Challenges to Domestic Economy Raise Risks for Vehicle Manufacturing



According to ACT Research’s latest North American Commercial Vehicle Outlook, supply chain constraints kept a lid on the trucking industry’s ability to raise build rates through 2021, and just as the supply of chips was starting to improve, the risk to auto and truck manufacturing supply chains has risen once again.

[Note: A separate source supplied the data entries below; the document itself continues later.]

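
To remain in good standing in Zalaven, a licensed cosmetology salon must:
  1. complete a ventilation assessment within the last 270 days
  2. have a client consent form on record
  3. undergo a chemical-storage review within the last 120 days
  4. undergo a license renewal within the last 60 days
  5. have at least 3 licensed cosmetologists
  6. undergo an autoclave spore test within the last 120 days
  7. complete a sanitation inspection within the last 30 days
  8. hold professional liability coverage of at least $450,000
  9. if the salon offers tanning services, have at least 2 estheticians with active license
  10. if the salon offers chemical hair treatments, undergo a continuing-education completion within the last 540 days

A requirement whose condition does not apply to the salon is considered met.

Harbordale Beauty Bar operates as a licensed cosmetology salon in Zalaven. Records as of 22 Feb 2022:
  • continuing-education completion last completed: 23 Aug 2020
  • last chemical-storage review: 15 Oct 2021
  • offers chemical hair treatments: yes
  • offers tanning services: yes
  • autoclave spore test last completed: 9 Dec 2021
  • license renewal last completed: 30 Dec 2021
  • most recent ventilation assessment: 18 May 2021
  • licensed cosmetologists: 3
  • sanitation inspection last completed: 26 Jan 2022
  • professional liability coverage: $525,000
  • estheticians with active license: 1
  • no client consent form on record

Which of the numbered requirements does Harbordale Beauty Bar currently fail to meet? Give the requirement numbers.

1. ventilation assessment 280 days ago vs limit 270 → not met
2. client consent form absent → not met
3. chemical-storage review 130 days ago vs limit 120 → not met
4. license renewal 54 days ago vs limit 60 → met
5. licensed cosmetologists 3 ≥ 3 → met
6. autoclave spore test 75 days ago vs limit 120 → met
7. sanitation inspection 27 days ago vs limit 30 → met
8. professional liability coverage $525,000 ≥ $450,000 → met
9. condition 'offers tanning services' holds; estheticians with active license 1 < 2 → not met
10. condition 'offers chemical hair treatments' holds; continuing-education completion 548 days ago vs limit 540 → not met
Not met: 1, 2, 3, 9, 10

1, 2, 3, 9, 10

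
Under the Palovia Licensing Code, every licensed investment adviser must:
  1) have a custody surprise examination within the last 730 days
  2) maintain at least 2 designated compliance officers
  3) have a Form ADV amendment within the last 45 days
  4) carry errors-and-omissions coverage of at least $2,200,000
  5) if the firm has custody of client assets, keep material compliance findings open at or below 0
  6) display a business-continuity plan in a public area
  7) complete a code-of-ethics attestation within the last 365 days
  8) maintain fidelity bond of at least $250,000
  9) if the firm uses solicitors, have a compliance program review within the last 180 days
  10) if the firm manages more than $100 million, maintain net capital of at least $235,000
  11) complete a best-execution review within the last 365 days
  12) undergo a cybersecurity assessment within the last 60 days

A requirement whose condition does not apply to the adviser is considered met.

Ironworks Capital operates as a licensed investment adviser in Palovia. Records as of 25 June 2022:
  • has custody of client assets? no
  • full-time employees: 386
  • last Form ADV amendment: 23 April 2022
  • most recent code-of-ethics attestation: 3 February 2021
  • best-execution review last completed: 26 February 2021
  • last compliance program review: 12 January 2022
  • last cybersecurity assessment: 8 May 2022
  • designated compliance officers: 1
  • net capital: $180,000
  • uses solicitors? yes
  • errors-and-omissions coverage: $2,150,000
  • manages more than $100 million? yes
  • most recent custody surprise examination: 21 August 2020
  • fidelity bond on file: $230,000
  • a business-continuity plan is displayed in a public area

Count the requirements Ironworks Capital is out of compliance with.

1. custody surprise examination 673 days ago vs limit 730 → met
2. designated compliance officers 1 < 2 → not met
3. Form ADV amendment 63 days ago vs limit 45 → not met
4. errors-and-omissions coverage $2,150,000 < $2,200,000 → not met
5. condition 'has custody of client assets' does not hold → requirement n/a → met
6. business-continuity plan present → met
7. code-of-ethics attestation 507 days ago vs limit 365 → not met
8. fidelity bond $230,000 < $250,000 → not met
9. condition 'uses solicitors' holds; compliance program review 164 days ago vs limit 180 → met
10. condition 'manages more than $100 million' holds; net capital $180,000 < $235,000 → not met
11. best-execution review 484 days ago vs limit 365 → not met
12. cybersecurity assessment 48 days ago vs limit 60 → met
Not met: 7 of 12

7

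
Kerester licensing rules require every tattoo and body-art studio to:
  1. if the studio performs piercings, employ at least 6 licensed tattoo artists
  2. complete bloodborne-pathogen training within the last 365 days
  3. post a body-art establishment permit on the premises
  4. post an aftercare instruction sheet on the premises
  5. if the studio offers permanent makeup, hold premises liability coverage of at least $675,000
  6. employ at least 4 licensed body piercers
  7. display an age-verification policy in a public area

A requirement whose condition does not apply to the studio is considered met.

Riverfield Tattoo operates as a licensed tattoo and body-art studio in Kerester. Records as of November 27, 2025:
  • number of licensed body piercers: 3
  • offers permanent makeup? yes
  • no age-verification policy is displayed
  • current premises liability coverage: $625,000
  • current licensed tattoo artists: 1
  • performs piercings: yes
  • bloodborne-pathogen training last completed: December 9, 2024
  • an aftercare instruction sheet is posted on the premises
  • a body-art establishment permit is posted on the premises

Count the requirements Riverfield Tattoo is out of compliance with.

4

1. condition 'performs piercings' holds; licensed tattoo artists 1 < 6 → not met
2. bloodborne-pathogen training 353 days ago vs limit 365 → met
3. body-art establishment permit present → met
4. aftercare instruction sheet present → met
5. condition 'offers permanent makeup' holds; premises liability coverage $625,000 < $675,000 → not met
6. licensed body piercers 3 < 4 → not met
7. age-verification policy absent → not met
Not met: 4 of 7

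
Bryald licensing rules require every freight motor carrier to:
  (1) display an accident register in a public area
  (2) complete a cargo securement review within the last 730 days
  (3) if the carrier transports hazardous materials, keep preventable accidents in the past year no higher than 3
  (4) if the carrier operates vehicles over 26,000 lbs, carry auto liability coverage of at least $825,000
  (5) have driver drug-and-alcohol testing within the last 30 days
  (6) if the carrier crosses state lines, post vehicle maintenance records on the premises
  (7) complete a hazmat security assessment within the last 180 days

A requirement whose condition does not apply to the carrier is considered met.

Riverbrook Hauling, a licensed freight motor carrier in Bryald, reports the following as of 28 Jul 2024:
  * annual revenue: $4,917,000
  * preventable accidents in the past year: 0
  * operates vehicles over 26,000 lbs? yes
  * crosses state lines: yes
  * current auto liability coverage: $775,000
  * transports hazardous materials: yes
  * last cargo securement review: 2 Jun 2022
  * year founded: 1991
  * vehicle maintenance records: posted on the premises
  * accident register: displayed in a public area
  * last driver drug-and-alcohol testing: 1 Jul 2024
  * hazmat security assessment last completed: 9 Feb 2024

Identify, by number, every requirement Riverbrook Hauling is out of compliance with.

2, 4

1. accident register present → met
2. cargo securement review 787 days ago vs limit 730 → not met
3. condition 'transports hazardous materials' holds; preventable accidents in the past year 0 ≤ 3 → met
4. condition 'operates vehicles over 26,000 lbs' holds; auto liability coverage $775,000 < $825,000 → not met
5. driver drug-and-alcohol testing 27 days ago vs limit 30 → met
6. condition 'crosses state lines' holds; vehicle maintenance records present → met
7. hazmat security assessment 170 days ago vs limit 180 → met
Not met: 2, 4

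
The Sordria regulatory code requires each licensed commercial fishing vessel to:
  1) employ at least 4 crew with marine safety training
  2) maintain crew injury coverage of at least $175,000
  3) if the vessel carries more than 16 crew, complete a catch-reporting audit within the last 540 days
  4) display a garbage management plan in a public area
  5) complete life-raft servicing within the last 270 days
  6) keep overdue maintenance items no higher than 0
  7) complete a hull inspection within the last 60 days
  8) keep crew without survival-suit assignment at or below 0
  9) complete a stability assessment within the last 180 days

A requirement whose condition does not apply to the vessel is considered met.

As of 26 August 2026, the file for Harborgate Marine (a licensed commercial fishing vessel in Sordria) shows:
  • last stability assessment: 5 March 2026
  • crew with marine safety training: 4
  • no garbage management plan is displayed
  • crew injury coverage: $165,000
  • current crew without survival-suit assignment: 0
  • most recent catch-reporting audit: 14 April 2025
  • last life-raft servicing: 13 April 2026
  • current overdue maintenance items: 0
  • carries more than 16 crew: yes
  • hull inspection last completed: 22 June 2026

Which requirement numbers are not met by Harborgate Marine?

2, 4, 7

1. crew with marine safety training 4 ≥ 4 → met
2. crew injury coverage $165,000 < $175,000 → not met
3. condition 'carries more than 16 crew' holds; catch-reporting audit 499 days ago vs limit 540 → met
4. garbage management plan absent → not met
5. life-raft servicing 135 days ago vs limit 270 → met
6. overdue maintenance items 0 ≤ 0 → met
7. hull inspection 65 days ago vs limit 60 → not met
8. crew without survival-suit assignment 0 ≤ 0 → met
9. stability assessment 174 days ago vs limit 180 → met
Not met: 2, 4, 7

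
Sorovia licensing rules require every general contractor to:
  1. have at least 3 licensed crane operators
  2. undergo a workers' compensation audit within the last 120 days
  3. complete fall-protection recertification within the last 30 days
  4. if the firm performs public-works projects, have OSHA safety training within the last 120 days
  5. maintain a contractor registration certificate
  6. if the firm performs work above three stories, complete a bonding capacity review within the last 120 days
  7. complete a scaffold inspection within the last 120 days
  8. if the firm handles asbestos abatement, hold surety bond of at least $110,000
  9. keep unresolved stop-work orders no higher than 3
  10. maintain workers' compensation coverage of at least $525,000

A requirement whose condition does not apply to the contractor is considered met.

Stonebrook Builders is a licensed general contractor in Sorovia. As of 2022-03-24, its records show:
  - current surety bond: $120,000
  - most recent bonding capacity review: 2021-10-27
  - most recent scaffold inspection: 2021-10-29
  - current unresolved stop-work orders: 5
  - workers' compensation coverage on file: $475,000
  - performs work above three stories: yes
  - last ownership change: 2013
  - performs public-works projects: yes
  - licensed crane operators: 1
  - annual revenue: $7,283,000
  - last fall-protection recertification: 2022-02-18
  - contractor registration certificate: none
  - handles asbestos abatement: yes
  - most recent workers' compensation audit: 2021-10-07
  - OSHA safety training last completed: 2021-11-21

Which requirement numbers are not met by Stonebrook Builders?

1, 2, 3, 4, 5, 6, 7, 9, 10

1. licensed crane operators 1 < 3 → not met
2. workers' compensation audit 168 days ago vs limit 120 → not met
3. fall-protection recertification 34 days ago vs limit 30 → not met
4. condition 'performs public-works projects' holds; OSHA safety training 123 days ago vs limit 120 → not met
5. contractor registration certificate absent → not met
6. condition 'performs work above three stories' holds; bonding capacity review 148 days ago vs limit 120 → not met
7. scaffold inspection 146 days ago vs limit 120 → not met
8. condition 'handles asbestos abatement' holds; surety bond $120,000 ≥ $110,000 → met
9. unresolved stop-work orders 5 > 3 → not met
10. workers' compensation coverage $475,000 < $525,000 → not met
Not met: 1, 2, 3, 4, 5, 6, 7, 9, 10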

“Energy markets aside, the global supply of neon, critical for laser lithography in semiconductor manufacturing, is concentrated in a Ukrainian export hub on the Black Sea,” Kenny Vieth, president and senior analyst at ACT Research, said. “While supply chain risks pile on to what manufacturers have been living with for the past five quarters, the spike in oil prices brings a different set of repercussions for the economy at large. Looking beyond the tragedy of the war, the challenge in understanding the impact of the situation on the domestic economy, and by extension commercial vehicles, is how long it will take for the situation to normalize. Implicit in oil prices remaining elevated, new supply chain constraints are likely to occur, food prices will keep rising and the corrosive effects of inflation will get materially worse.

“For the [people] who buy commercial vehicles, the virus continued to bend consumer spending to goods and away from services in early 2022. Backlogged freight should support activity through [the first half of 2022], but the longer oil prices remain elevated, the more business and consumer dollars will be diverted from the stuff that gets moved by truck.”